El Salvador represents one of the most extreme cases of abortion outlaw, where one woman in particular was sentenced to 30 years in prison having been accused of murdering her baby even though she carried a very much wanted pregnancy to full term. Her daughter was stillborn and she was found guilty of murder. After she was released she began to tell her story and started to campaign for women to gain more rights than they currently do in El Salvador.
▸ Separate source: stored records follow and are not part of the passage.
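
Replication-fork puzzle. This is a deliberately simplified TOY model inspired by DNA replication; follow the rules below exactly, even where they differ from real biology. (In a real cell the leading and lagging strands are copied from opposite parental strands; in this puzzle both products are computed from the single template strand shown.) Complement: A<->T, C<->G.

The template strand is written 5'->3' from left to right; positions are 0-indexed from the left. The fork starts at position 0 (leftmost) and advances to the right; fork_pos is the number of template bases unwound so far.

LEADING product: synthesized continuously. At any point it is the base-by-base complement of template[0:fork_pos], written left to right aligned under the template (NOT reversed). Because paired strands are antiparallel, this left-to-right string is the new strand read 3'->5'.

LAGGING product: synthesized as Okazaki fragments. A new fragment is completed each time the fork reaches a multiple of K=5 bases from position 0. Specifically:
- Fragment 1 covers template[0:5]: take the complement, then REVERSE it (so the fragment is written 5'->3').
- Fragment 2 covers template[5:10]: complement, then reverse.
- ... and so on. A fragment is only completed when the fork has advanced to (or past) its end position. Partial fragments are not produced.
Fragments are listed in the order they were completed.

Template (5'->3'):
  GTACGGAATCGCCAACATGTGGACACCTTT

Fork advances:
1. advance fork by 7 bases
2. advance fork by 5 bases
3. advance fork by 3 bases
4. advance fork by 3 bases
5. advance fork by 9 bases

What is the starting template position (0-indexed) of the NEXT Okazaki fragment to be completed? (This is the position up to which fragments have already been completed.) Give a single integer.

Answer: 25

Derivation:
Step 1: advance 7 -> fork_pos = 0 + 7 = 7. Reached multiple(s) of 5: 5 -> fragment 1 completed (1 total).
Step 2: advance 5 -> fork_pos = 7 + 5 = 12. Reached multiple(s) of 5: 10 -> fragment 2 completed (2 total).
Step 3: advance 3 -> fork_pos = 12 + 3 = 15. Reached multiple(s) of 5: 15 -> fragment 3 completed (3 total).
Step 4: advance 3 -> fork_pos = 15 + 3 = 18. Next multiple of 5 is 20 (not reached); still 3 fragment(s).
Step 5: advance 9 -> fork_pos = 18 + 9 = 27. Reached multiple(s) of 5: 20, 25 -> fragments 4-5 completed (5 total).
5 fragment(s) completed, covering template[0:25] (5 x 5 = 25). The next fragment, fragment 6, covers template[25:30], so it starts at position 25.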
We don’t even have to go to El Salvador to see how having a miscarriage or stillbirth can produce speculation. Numbers in England and Wales show that there has been several cases over the past decade or so of women being investigated, some even being subjected to a year of investigations just to be told that there wasn’t sufficient evidence to suggest it was any more than a pregnancy loss.  Although abortion is a devolved matter in Scotland, we share similar abortion laws and regulations to England and Wales. Although we would want to stop “illegal” abortions from happening, the reasons shouldn’t be to criminalise but instead make sure that the safe routes are even more accessible and everyone has the support they need, after all this is a health issues not a criminal one.

This is without question a sensitive subject, and it’s impossible not to sympathise with the likes of Laura Galazzi who doesn’t have the aim to give the state more control of women’s bodies but approaches this discussion with a completely different viewpoint. However, to recognise the rights of an unborn child removes the rights of women and I really don’t believe there’s anyway of avoiding that fact, and like many I don’t believe there should be a compromise. By proceeding with the conversation alone, we look to stigmatise abortion, and criminalise pregnancy loss. If we were to proceed with an acknowledgment of legal rights at 24 weeks we would intrude on medical practitioners work and their ability to prioritise care rather than have to assess the legalities of a pregnancy loss. In places like the US where abortions were once accessible the reversal of Roe V Wade happened slowly, and for Scotland to begin to change legal definitions in this subject may have knock-on effects.